Open land, jazz très ouvert

Chalon/Saône, L’Arrosoir, vendredi 2 octobre 2020.

by | 5 Oct 2020 | concerts

Entame de set à la Ran Blake face à ses images. Jeu léger, sans effraction. Grain à grain, pédale légère, main droite pleine d’une tension subtile. Et Jardin perdu fleurit sans perdre de temps. Idem pour le Maroc de Perfumes Of Quietness, lent, magistral dès la première mesure, large comme le plat de la main en fin de journée. Open Land est un quartet sans bord et sans coin. Le moindre angle est arrondi, les lignes mélodiques ont la gueule languide de sirènes en chasse dans les hautes mers. En bon visionneur, Bruno Angelini regarde sa musique, en traque l’image, en pose l’équilibre entre la chambre et les grands espaces qu’indique le patronyme du combo. Angelini en trace l’itinéraire. Claude Tchamitchian, Régis Huby et Edward Perraud en alimentent le moteur. Touches précises sur embardées païennes, ça roule à cœur ouvert et le coude à la portière. Dehors, c’est l’Andalousie, un peu du stride d’Art Tatum, un des rythmes de Blaise Cendrars, et des fantasme d’Amérique.

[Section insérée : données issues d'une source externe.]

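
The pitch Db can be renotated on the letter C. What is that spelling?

C#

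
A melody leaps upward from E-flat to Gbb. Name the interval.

Counting letters E–F–G gives a third.
Eb→Gbb = 2 semitones, 2 narrower than the major third (4), so diminished.

diminished third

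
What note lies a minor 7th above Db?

Cb

A seventh above D lands on the letter C.
A minor seventh spans 10 semitones, so Db moves to pitch class 11. On the letter C that is Cb.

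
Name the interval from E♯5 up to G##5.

The letter names run E→G, a span of 2 letter steps, so the interval is some kind of third.
E# to G## is 4 semitones. A major third is 4, so 4 makes it major.

major third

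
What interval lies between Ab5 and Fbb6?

diminished sixth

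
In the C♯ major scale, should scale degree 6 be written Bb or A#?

Each scale degree takes a distinct letter name. Degree 6 of a scale on C must use the letter A.
A# and Bb are enharmonically the same pitch, but only A# uses the letter A, so it is the correct spelling here.

A#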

Aussi, il y a les pleines lumières qui miroitent dans les houles du monde. La géographie se plaît à se perdre dans l’histoire, dans les effets auxquels se soumet le violon. Violon prenant parfois d’assaut le castelet sonore occupé ailleurs par des DJ comme IllVibe.

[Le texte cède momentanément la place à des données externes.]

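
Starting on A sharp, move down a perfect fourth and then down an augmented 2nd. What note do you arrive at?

A perfect fourth down from A# is E# (letter E, 5 semitones down).
An augmented second down from E# is D (letter D, 3 semitones down).

D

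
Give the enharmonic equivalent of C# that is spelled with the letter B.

B##

C# is pitch class 1. The letter B alone is pitch class 11.
To reach pitch class 1 from B requires an offset of +2 semitones, i.e. double sharp: B##.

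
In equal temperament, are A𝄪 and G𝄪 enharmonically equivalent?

No

A## is pitch class 11; G## is pitch class 9.
The pitch classes differ (11 vs. 9), so they are not enharmonic equivalents.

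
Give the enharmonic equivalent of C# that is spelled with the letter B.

B##

C# is pitch class 1. The letter B alone is pitch class 11.
To reach pitch class 1 from B requires an offset of +2 semitones, i.e. double sharp: B##.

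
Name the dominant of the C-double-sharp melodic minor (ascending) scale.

Degree 5 takes the letter 4 steps above C, which is G.
In melodic minor (ascending), degree 5 sits 7 semitones above the tonic. C## + 7 semitones is pitch class 9, spelled on G as G##.

G##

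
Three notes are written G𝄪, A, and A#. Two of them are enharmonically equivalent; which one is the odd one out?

In 12-tone equal temperament, enharmonic equivalents share a pitch class. G## is pitch class 9; A is pitch class 9; A# is pitch class 10.
G## and A share pitch class 9, while A# is pitch class 10.

A#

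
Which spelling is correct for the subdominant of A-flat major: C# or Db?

Each scale degree takes a distinct letter name. Degree 4 of a scale on A must use the letter D.
Db and C# are enharmonically the same pitch, but only Db uses the letter D, so it is the correct spelling here.

Db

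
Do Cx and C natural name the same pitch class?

No

Two spellings are enharmonically equivalent only if they share a pitch class.
Here C## → 2, C → 0; 0 ≠ 2, so they are not.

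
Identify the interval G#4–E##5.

The letter names run G→E, a span of 5 letter steps, so the interval is some kind of sixth.
G# to E## is 10 semitones. A major sixth is 9, so 10 makes it augmented.

augmented sixth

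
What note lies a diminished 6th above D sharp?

Bb

A sixth above D lands on the letter B.
A diminished sixth spans 7 semitones, so D# moves to pitch class 10. On the letter B that is Bb.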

Open Land est une terre de contraste comme disent les magazine de voyages. En face du Now By Another Way, ludique extrait de Instant sharing, il y a la Tree Song sorties d’Open Land, le disque, et leur mouvements terribles frottés aux archets. L’étrange territoire ouvert s’affiche royal pour les frappes en retrait de Perraud et les montées puissantes de Tcham. Pognes d’acier contre poings de velours, pour du jazz de chambre, ça cogne pas mal.